Observations from "Foreigner Performs on Bose L1 Systems" video

As a live sound engineer who is new to the Bose approach I've been watching videos of bands using the L1 systems live to get some idea of different set up possibilities. 

On the Bose YouTube channel there is a video of Foreigner doing a gig in 2014 with four L1 systems. There is a good overall shot of the stage at this point in the video: https://youtu.be/sibKEEBlfWs?t=1m28s

I noticed a couple of things I'd like to ask about: 

1. The band has two L1s behind them and two L1s in front, the latter in the position where you would put a normal PA. What's the reason for this? Wouldn't this cause phase issues between the two pairs of L1s?

2. There are two L1 Compacts in front of the band in the collapsed position, tilted backwards in the exact same way as a conventional monitor speaker would be placed. Is this to provide additional direct sound?

I think it is very ironic that the band discuss the new approach throughout the video whilst their setup appears to follow the exact pattern of a traditional live sound system, albeit using the L1 products

Original Post

Hi Bruno,

Yes, some people use the L1s in a traditional layout of FOH and stage monitor. Yes, this defeats the purpose of the L1. But, multiple L1s are more versatile to have than the traditional FOH/SM setup.

I've used the L1s in almost all those configurations you mentioned. The reason for this is the same as all things audio related... it depends.

I've used 2 Compacts as rear, side, and front monitors. And L1M2 as regular FOH flanking the stage.

I've used 2 Compacts, and 2 L1M2 as rear arrays spread out (L1M2, L1C, L1C, L1M2) behind a rockband (the reason for the Compacts in the center is that they were beside the drummer and he found the L1M2s too loud right behind him.)

I've used a single L1M2 behind the whole band as their monitor and 2 Compacts out in the audience because they didn't need volume for the crowd.

I've used 2 Compacts as a rear band monitors and 1 L1M2 around the corner of an L-shaped venue.

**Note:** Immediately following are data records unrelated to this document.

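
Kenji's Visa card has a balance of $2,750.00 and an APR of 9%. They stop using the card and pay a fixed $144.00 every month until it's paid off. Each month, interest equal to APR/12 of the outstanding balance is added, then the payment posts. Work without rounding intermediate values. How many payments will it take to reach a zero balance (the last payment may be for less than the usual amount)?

Monthly rate r = 9%/12 = 0.75% = 0.0075.
Recurrence: B ← B·(1+r) − $144.00.
Month 1: interest $20.62; balance after payment $2,626.62.
Month 2: interest $19.70; balance after payment $2,502.32.
Closed form: n = −ln(1 − rB₀/P)/ln(1+r) = −ln(0.85677)/ln(1.0075) ≈ 20.689, so the balance reaches zero during payment 21.

21 months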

I've used a single L1 Compact for a string quartet.

So yes, you can use the L1 family in many way, the beauty of the system is its versatility and compact nature. I can cram 4 L1M2 and 2 Compacts, along with all my mic stands, mixer, cables, etc. in a mid-sized SUV. That's enough for me to run sound for an open air concert for about 500 pax (1000 if Metallica volume levels aren't required)

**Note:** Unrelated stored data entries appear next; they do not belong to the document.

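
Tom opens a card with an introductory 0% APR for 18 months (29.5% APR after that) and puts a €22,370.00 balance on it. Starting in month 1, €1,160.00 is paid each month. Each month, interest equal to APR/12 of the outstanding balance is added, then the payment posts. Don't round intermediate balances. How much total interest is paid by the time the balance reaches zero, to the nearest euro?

Promo months 1–18 at r₀ = 0%/12 = 0; months 19+ at r₁ = 29.5%/12 = 0.0245833.
After month 18 (no interest yet): B = €22,370.00 − 18·€1,160.00 = €1,490.00.
Then at r₁ with €1,160.00/mo: n₂ = −ln(1 − r₁·B/P)/ln(1+r₁) ≈ 1.32 → 2 more payments.
Total paid = 19·€1,160.00 + €375.64 = €22,415.64; interest = €22,415.64 − €22,370.00 = €45.64.

€46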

Another convenience is that running the L1s in a regular FOH/SM configuration may not need a different mix. It may just be to minimize feedback if maxing out the larger Model IIs is called for. Keeping L1 Compacts as stage monitors does fill the front audience as well, allowing the Model IIs to be spread out further than regular FOH speakers would normally be.

JohnL posted:

 

Another convenience is that running the L1s in a regular FOH/SM configuration may not need a different mix. It may just be to minimize feedback if maxing out the larger Model IIs is called for. Keeping L1 Compacts as stage monitors does fill the front audience as well, allowing the Model IIs to be spread out further than regular FOH speakers would normally be.

Ah yes now THIS is something that I am looking forward to experimenting with - the idea that the monitors don't need a separate mix from the FOH and that you can tell the musicians with confidence that 'You're hearing the same thing I'm hearing'. My only concern is feedback at high levels because, line array or not, you can't change the laws of physics. 

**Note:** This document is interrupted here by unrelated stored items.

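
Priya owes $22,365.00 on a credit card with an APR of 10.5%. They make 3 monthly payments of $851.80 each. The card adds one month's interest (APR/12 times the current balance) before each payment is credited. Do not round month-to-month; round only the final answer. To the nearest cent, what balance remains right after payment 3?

Monthly rate r = 10.5%/12 = 0.875% = 0.00875.
Each month: B ← B·(1+r) − $851.80.
Month 1: interest $195.69; balance after payment $21,708.89.
Month 2: interest $189.95; balance after payment $21,047.05.
Month 3: interest $184.16; balance after payment $20,379.41.

$20,379.41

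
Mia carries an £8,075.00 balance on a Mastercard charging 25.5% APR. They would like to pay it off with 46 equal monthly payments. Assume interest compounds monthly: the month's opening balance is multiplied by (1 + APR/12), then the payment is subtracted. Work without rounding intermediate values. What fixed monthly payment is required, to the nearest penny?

£276.82

Monthly rate r = 25.5%/12 = 2.125% = 0.02125.
Level-payment amortization: P = B₀·r / (1 − (1+r)^(−n)) = 8075.00·0.02125 / (1 − 1.02125^(−46)).
Denominator 1 − (1+r)^(−46) = 0.619876428.
P = 171.594 / 0.619876428 ≈ 276.82.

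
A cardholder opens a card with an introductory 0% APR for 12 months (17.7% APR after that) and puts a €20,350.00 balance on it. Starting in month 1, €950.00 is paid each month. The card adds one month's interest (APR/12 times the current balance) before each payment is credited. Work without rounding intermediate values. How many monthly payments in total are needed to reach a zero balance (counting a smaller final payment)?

Promo months 1–12 at r₀ = 0%/12 = 0; months 13+ at r₁ = 17.7%/12 = 0.01475.
After month 12 (no interest yet): B = €20,350.00 − 12·€950.00 = €8,950.00.
Then at r₁ with €950.00/mo: n₂ = −ln(1 − r₁·B/P)/ln(1+r₁) ≈ 10.22 → 11 more payments.

23 months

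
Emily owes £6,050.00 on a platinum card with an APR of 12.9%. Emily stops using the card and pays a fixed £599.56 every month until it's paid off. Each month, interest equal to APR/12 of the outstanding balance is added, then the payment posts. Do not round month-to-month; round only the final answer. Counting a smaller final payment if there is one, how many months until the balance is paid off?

11 months

Monthly rate r = 12.9%/12 = 1.075% = 0.01075.
Recurrence: B ← B·(1+r) − £599.56.
Month 1: interest £65.04; balance after payment £5,515.48.
Month 2: interest £59.29; balance after payment £4,975.21.
Closed form: n = −ln(1 − rB₀/P)/ln(1+r) = −ln(0.89152)/ln(1.01075) ≈ 10.738, so the balance reaches zero during payment 11.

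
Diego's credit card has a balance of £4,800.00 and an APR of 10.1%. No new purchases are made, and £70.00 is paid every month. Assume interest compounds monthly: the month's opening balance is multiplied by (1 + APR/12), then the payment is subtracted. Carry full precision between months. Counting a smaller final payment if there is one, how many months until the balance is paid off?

Monthly rate r = 10.1%/12 = 0.841667% = 0.00841667.
Recurrence: B ← B·(1+r) − £70.00.
Month 1: interest £40.40; balance after payment £4,770.40.
Month 2: interest £40.15; balance after payment £4,740.55.
Closed form: n = −ln(1 − rB₀/P)/ln(1+r) = −ln(0.42286)/ln(1.00842) ≈ 102.694, so the balance reaches zero during payment 103.

103 months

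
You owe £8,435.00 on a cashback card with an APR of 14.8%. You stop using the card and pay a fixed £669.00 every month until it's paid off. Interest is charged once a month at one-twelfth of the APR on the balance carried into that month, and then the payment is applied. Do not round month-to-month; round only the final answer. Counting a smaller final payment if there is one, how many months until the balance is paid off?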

Then you used the L1 compact for the string quartet did you have a mic on each player or one for the entire group?

Bruno 

Stereo miking for the group. They were arranged in a U around the mics. I've had better luck with feedback when the kids were low, almost on the floor facing up. The musicians were blocking the L1 and we're about 2 feet away from the mics. L1 compact was about 3 feet behind the group. If the gig is indoors, you can also rotate the L1 to face off to the side to spread the sound around the room, while further minimizing feedback potential then you can run a higher gain.

Close lapel miking also works but you'll need to add reverb and really position the mics well. If each member has their own mic already mounted then it's easier. I'm not fond of clipping mics to other musicians instruments. The AKG C411 is my fav close up mic for those purposes but requires sticking it to the instrument.

Hi Bruno,

I'm not sure if you can see, but in this setup, I was miking an a cappella group and I was using 4 mics. The two condensers in the middle and if you look closely, you'll see two boundary mics on the floor. Those were directed towards the side singers. The reason for this was that having the singers between the mic and the L1, eliminated any potential feedback issues. The stand mics did double duty for the back singers and any soloists that stood up and moved closer to the mics.

The beauty of this setup is that the group did NOT sound amplified. They sounded BIG. When you do close miking for small groups, the proximity to the mic makes voices or instruments sound amplified rather than just loud.